Entry Date:
April 30, 2012

Multiphase Flow

Principal Investigator John Williams

Co-investigator Ruben Juanes


The complex interaction of liquids, gases and solids is of interest in many areas of geoscience including enhanced oil recovery, hydraulic fracturing and carbon sequestration. These interactions are heavily influenced by properties and phenomena which occur at the pore scale, such as the relative wettability of phases, interfacial physics and capillary actions. A significant amount of insight can be gained by accurately simulating multiphase fluid flow at the pore scale, however this has proven to be a challenging area for existing numerical methods to address.

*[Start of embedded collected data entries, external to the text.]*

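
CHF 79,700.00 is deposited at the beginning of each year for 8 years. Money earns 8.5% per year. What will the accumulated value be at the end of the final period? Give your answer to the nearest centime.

CHF 936,574.12

This is an annuity due: 8 deposits of CHF 79,700.00 at the beginning of each year.
Periodic rate r = 0.085 per year.
FV = PMT × [((1+r)^n − 1)/r] × (1+r) = 79,700 × [(1+r)^8 − 1] / r × (1+r) = CHF 936,574.12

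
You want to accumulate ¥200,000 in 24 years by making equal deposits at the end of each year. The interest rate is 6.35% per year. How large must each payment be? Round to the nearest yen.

¥3,755

Level ordinary annuity; solve FV = PMT × [((1+r)^n − 1)/r] for PMT.
Periodic rate r = 0.0635 per year.
With n = 24: PMT = 200,000 / ([((1+r)^n − 1)/r]) = ¥3,755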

We have developed a simulation framework capable of characterizing a variety of physical reservoir phenomena via numerical experiments on pore-scale core samples. This has included development in three key areas, namely, a plug-in solver framework for a range of numerical methods, a distribution technique to facilitate asynchronous, parallel computation on multicore hardware, and a library of methods including smooth particle hydrodynamics (SPH), the lattice Boltzmann method (LBM), the discrete element method (DEM) and finite difference (FD).

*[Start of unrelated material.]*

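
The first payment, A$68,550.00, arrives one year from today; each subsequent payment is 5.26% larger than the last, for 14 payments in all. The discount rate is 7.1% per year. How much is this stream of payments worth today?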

The numerical framework supports the simulation of multiple phases, including surface tension effects such as contact angle and surface wettability, and has been validated for porous media flows in both synthetic and actual geometries. The library of numerical methods provides flexibility when deciding the best approach for solving an engineering problem. From a mathematical and algorithmic standpoint these methods are all reasonably mature, making it easier to choose the most appropriate one(s) based on an assessment of its comparative strengths and weaknesses. For example, SPH excels at naturally reproducing the interfaces of multiple fluid phases whilst the LBM is computationally more efficient and can readily be coupled with DEM and or FEM to solve fluid structure interaction problems. Using both SPH and the LBM the absolute permeability of reservoir core samples can now be predicted robustly, whereas these data are traditionally determined experimentally from cored samples of rock. This procedure takes as input a segmented μCT image of the sample and produces a permeability-porosity relationship with data points from a number of analyzed subsamples. This has been extended to incorporate non-Newtonian fluids (e.g. shear-thickening/thinning), and the behavior of two-phase flows in synthetic porous media has also been assessed.

As the range of implemented and verified modeling capabilities increases, so too will the scope of applications. For example, it is intended that the permeability characterization process is tested for applicability in lower porosity rock samples such as those found in shale gas formations, and that the combination of non-Newtonian fluids and suspended particles is applied to simulate the behavior of proppants in hydraulic fractures.